Norconex / crawlers

Norconex Crawlers (or spiders) are flexible web and filesystem crawlers for collecting, parsing, and manipulating data from the web or filesystem to various data repositories such as search engines.
https://opensource.norconex.com/crawlers
Apache License 2.0
183 stars 68 forks source link

Administration GUI for collector-http crawler config #183

Open leonardsaers opened 8 years ago

leonardsaers commented 8 years ago

Are there any plans for creating an administration GUI for crawler configuration?

essiembre commented 8 years ago

Many plans, little time! ;-) Seriously, our internal wish list for our open-source offering is quite big but a crawler GUI is currently low on that list. I am marking this as a feature request.

leonardsaers commented 8 years ago

Yes, this is not a core feature. Maybe there are other open source project which could provide a GUI given a .xsd or .dtd file.

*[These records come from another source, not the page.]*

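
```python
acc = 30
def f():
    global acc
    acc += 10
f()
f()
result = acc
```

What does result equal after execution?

Step 1: acc = 30.
Step 2: First f(): acc = 30 + 10 = 40.
Step 3: Second f(): acc = 40 + 10 = 50. result = 50

The answer is 50.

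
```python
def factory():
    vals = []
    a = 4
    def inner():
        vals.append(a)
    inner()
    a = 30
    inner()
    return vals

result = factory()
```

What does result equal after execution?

Step 1: a = 4. inner() appends current a to vals.
Step 2: First inner(): appends 4. Then a = 30.
Step 3: Second inner(): appends 30 (closure sees updated a). result = [4, 30]

The answer is [4, 30].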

I found this project on git hub which may solve some part of the problem: https://github.com/davidmoten/xsd-forms

Maybe there are other project as well which can be of interest here.

essiembre commented 8 years ago

You can give it a try and report the kind of success you get, but the reason this cannot be an all-purpose solution is because the XML definition for the collector is not static. We cannot release a one-size-fits-all XSD or DTD. People can add their own classes with their own custom configurable XML to them. We want to keep that flexibility. There is also the support for Velocity directives that would not work well with that in some cases (would break all XML parsers if it has not been interpreted by Velocity first).

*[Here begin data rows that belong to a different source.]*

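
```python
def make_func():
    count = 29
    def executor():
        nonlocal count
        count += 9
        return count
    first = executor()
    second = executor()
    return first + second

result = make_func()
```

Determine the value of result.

Step 1: count starts at 29.
Step 2: First call: count = 29 + 9 = 38, returns 38.
Step 3: Second call: count = 38 + 9 = 47, returns 47.
Step 4: result = 38 + 47 = 85

The answer is 85.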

We could look into changing how configuration is implemented or maybe have each configurable class provide their DTD or something like that, but that's not planned. We want to keep being able to add your own classes as simple as possible, without much requirements.

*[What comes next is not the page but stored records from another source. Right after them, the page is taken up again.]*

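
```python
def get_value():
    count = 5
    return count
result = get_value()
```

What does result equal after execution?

Step 1: get_value() defines count = 5 in its local scope.
Step 2: return count finds the local variable count = 5.
Step 3: result = 5

The answer is 5.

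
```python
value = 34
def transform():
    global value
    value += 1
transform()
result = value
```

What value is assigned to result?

Step 1: value = 34 globally.
Step 2: transform() modifies global value: value += 1 = 35.
Step 3: result = 35

The answer is 35.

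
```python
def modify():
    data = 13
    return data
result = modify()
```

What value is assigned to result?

Step 1: modify() defines data = 13 in its local scope.
Step 2: return data finds the local variable data = 13.
Step 3: result = 13

The answer is 13.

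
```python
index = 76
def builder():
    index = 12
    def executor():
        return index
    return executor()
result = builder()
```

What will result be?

Step 1: index = 76 globally, but builder() defines index = 12 locally.
Step 2: executor() looks up index. Not in local scope, so checks enclosing scope (builder) and finds index = 12.
Step 3: result = 12

The answer is 12.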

One day maybe... :-) But anything you find that can help in the meantime, please share.

leonardsaers commented 8 years ago

Creating a GUI which solves the entire configuration challenge in a usable way is of course a really big task. But providing a usable GUI which solve some part of the configuration challenge may be possible by using other projects. I may take a deeper look at it.

danizen commented 7 years ago

I can envision an application that solves this by having 2-3 tables:

This is all linked with JEF Monitor so that all crawls are integrated.

danizen commented 7 years ago

So, I've thought more about this, and I'm thinking that a GUI is not the right way to go, at least not initially. It would be better to do this as a microservice, embedding collector-http. APIs allow to manipulate configurations, crawls based on configurations, and get status. Then, this can be integrated into the admin section of a GUI that uses the crawl. It also allows scaling as multiple collectors can be distributed to multiple hosts by a front-end.